Jeśli Wilno, to tylko z Adamem

W tym roku byłam w Wilnie. I w Trokach (Troki chciałam zobaczyć. Bardzo nawet chciałam).

Nie mam żadnych korzeni na Litwie, zatem – też i żadnych sentymentów.

Traktowałam tę wyprawę jako zwykłą pracę, bo też i pilotowałm grupę. Grupa była świetna, program współtworzyłam, więc wyprawa była ciekawa. Ale, miałam problem z przewodnikiem po Wilnie (i Trokach). Nie znam nikogo, bo tam nie jeżdżę. Na szczęście niezawodny Sebastian znalazł świetnego przewodnika (licncjonowanego).

TUTAJ strona naszego przewodnika.

A TUTAJ – ZDJĘCIA z wyjazdu.

I od tej wyprawy, już nikt inny, tylko Adam Sipowicz. Świetny angielski, piękny polski, wiedza przeogromna, i… co niezmiernie ważne -niezwykła cierpliwość 😉

Zatem, jeśli zwiedzać Litwę (Troki, Wilno) czy Łotwę, to tylko z Adamem.

A samo Wilno? No cóż, jedni się zachwycają, innym po prostu wpada w obiektyw jako jeszcze jedno miejsce do zwiedzania. Niestety, nie wszędzie byłam, nie wszystko zwiedziłam, bo pół dnia, niczym mysz wyścigowa, latałam po aptekach, bowiem jeden z grupowiczów cierpiał na żołądek… Dopiero po tym galopie, już z lekarstwem (kurczę, tam wciąż rosyjski jest językiem komunikacji), dowiedziałam się, że pan się po prostu zwyczajnie „obżarł” jak dzika norka! Nooooooo, gdybym ja to wiedziała wcześniej 😦

No i w takim razie, muszę do Wilna wrócić, żeby zobaczyć coś więcej poza okolicami Ostrej Bramy.

W tym moim niepotrzebnym galopie – dotarłam na Zarzecze. I bardzo mi się tam spodobało, bo Zarzecze jest urocze.
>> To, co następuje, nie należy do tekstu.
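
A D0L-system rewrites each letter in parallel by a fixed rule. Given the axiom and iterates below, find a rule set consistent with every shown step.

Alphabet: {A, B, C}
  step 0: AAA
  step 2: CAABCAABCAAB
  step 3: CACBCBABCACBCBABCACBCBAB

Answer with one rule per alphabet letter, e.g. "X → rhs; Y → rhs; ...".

  step 2 ⇒ step 3: CAABCAABCAAB ⇒ CA·CB·CB·AB·CA·CB·CB·AB·CA·CB·CB·AB
    A ↦ CB
    B ↦ AB
    C ↦ CA

A->CB, B->AB, C->CA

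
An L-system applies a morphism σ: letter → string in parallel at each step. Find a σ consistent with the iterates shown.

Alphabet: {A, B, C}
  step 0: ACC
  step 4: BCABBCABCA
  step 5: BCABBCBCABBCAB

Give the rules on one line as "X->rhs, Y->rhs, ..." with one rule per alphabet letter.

  step 4 ⇒ step 5: BCABBCABCA ⇒ BC·A·B·BC·BC·A·B·BC·A·B
    A ↦ B
    B ↦ BC
    C ↦ A

A->B, B->BC, C->A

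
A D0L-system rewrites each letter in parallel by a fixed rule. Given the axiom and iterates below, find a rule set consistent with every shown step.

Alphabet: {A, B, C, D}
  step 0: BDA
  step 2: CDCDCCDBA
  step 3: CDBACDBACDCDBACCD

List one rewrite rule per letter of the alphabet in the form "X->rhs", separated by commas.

A->D, B->CC, C->CD, D->BA

  step 2 ⇒ step 3: CDCDCCDBA ⇒ CD·BA·CD·BA·CD·CD·BA·CC·D
    A ↦ D
    B ↦ CC
    C ↦ CD
    D ↦ BA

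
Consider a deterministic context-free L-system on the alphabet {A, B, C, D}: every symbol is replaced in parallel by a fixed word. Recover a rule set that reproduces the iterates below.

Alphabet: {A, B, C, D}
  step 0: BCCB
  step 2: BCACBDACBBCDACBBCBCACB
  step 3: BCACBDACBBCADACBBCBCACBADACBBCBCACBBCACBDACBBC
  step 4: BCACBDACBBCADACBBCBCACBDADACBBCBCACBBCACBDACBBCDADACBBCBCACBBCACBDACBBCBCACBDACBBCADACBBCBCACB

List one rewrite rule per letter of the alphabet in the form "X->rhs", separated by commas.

A->D, B->BC, C->ACB, D->A

  step 3 ⇒ step 4: BCACBDACBBCADACBBCBCACBADACBBCBCACBBCACBDACBBC ⇒ BC·ACB·D·ACB·BC·A·D·ACB·BC·BC·ACB·D·A·D·ACB·BC·BC·ACB·BC·ACB·D·ACB·BC·D·A·D·ACB·BC·BC·ACB·BC·ACB·D·ACB·BC·BC·ACB·D·ACB·BC·A·D·ACB·BC·BC·ACB
    A ↦ D
    B ↦ BC
    C ↦ ACB
    D ↦ A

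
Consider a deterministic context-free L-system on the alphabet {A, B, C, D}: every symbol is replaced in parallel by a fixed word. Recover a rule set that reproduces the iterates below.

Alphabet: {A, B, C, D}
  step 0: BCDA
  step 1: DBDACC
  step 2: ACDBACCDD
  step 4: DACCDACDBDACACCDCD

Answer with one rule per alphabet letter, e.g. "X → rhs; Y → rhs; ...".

  step 1 ⇒ step 2: DBDACC ⇒ AC·DB·AC·C·D·D
    A ↦ C
    B ↦ DB
    C ↦ D
    D ↦ AC

A->C, B->DB, C->D, D->AC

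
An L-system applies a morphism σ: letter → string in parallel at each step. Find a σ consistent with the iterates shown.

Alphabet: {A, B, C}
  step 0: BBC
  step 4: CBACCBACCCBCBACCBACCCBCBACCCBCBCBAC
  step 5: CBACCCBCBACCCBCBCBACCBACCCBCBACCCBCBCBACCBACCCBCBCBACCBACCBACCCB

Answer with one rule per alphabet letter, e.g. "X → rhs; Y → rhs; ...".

  step 4 ⇒ step 5: CBACCBACCCBCBACCBACCCBCBACCCBCBCBAC ⇒ CB·AC·C·CB·CB·AC·C·CB·CB·CB·AC·CB·AC·C·CB·CB·AC·C·CB·CB·CB·AC·CB·AC·C·CB·CB·CB·AC·CB·AC·CB·AC·C·CB
    A ↦ C
    B ↦ AC
    C ↦ CB

A->C, B->AC, C->CB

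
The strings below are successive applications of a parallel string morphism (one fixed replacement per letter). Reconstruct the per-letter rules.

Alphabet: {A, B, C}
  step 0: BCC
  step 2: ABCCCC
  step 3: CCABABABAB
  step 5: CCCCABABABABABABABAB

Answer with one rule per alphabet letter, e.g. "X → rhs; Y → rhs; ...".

  step 2 ⇒ step 3: ABCCCC ⇒ C·C·AB·AB·AB·AB
    A ↦ C
    B ↦ C
    C ↦ AB

A->C, B->C, C->AB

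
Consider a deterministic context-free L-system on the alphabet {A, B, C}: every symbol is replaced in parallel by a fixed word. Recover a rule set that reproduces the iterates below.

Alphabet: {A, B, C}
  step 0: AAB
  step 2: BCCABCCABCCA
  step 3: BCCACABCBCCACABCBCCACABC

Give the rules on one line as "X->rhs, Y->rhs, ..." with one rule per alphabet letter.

A->BC, B->BC, C->CA

  step 2 ⇒ step 3: BCCABCCABCCA ⇒ BC·CA·CA·BC·BC·CA·CA·BC·BC·CA·CA·BC
    A ↦ BC
    B ↦ BC
    C ↦ CA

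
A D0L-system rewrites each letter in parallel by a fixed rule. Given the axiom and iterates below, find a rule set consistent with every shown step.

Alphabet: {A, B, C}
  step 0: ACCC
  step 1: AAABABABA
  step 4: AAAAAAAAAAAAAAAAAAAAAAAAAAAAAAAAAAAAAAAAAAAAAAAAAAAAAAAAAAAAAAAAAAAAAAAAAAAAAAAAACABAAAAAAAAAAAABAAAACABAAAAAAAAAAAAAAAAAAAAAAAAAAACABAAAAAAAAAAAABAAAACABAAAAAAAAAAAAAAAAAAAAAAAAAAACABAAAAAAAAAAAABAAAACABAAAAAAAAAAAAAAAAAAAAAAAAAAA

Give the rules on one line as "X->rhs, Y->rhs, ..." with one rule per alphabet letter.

A->AAA, B->CAB, C->BA

  step 0 ⇒ step 1: ACCC ⇒ AAA·BA·BA·BA
    A ↦ AAA
    C ↦ BA
    B ↦ CAB  (constrained at step 1)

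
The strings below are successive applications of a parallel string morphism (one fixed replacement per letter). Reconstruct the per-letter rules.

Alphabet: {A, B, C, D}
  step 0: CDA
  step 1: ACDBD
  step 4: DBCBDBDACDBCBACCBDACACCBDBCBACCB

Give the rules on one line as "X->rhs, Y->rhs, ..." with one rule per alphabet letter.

  step 0 ⇒ step 1: CDA ⇒ AC·DB·D
    A ↦ D
    C ↦ AC
    D ↦ DB
    B ↦ CB  (constrained at step 1)

A->D, B->CB, C->AC, D->DB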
Takie… bardzo europejskie. Ach, gdybym miała czas na spokojne peregrynacje…

Więc już wiem co muszę zobaczyć przy następnej okazji.

Tzw. ślady polskie mnie nieszczególnie interesują, więc cmentarz na Rossie nie zrobił na mnie szczególnego wrażenia. Może dlatego, że po cmentarzu wyszehradzkim niewiele jest w stanie powalić na kolana. Owszem Rossa ładna, ale to po prostu kolejny ładny stary cmentarz. Jako, że wszystkie stare cmentarze są o stokroć ładniejsze niż współczesne lastrikowe gargamele.

Za to samo stare miasto (w tym cerkiew nieopodal naszego ostrobramskiego hostelu) jest przecudnej urody. I mimo rozpaczliwej potrzeby renowacji budynków, wileńskie stare miasto ma w sobie „to coś”.

Sama Ostra Brama, no cóż… ideologicznie nie moja bajka, ale architektonicznie – ciekawy element murów miejskich. Trochę dziwnie wyglądały grupki ludzi stojących na ulicy i modlących się, czy śpiewających pieśni na głos. Mam nadzieję, że w sąsiednich budynkach nikt nie mieszka, bo trudno byłoby to wytrzymać cały dzień 😉

Troki – mnie zachwyciły. Bezdyskusyjnie. Nawet pomimo tłumów. I niech nikt mi tu nie marudzi że rekonstrukcja… Zachwyciło mnie samo miejsce, usytuowanie, i atmosfera. A do tego ciekawe ekspozycje (zresztą nabrały wyrazu dzięki naszemu Przewodnikowi).

No i Karaimi. Nie było czasu na muzeum, więc absolutnie muszę tu wrócić, i spędzić co najmniej ze dwa dni.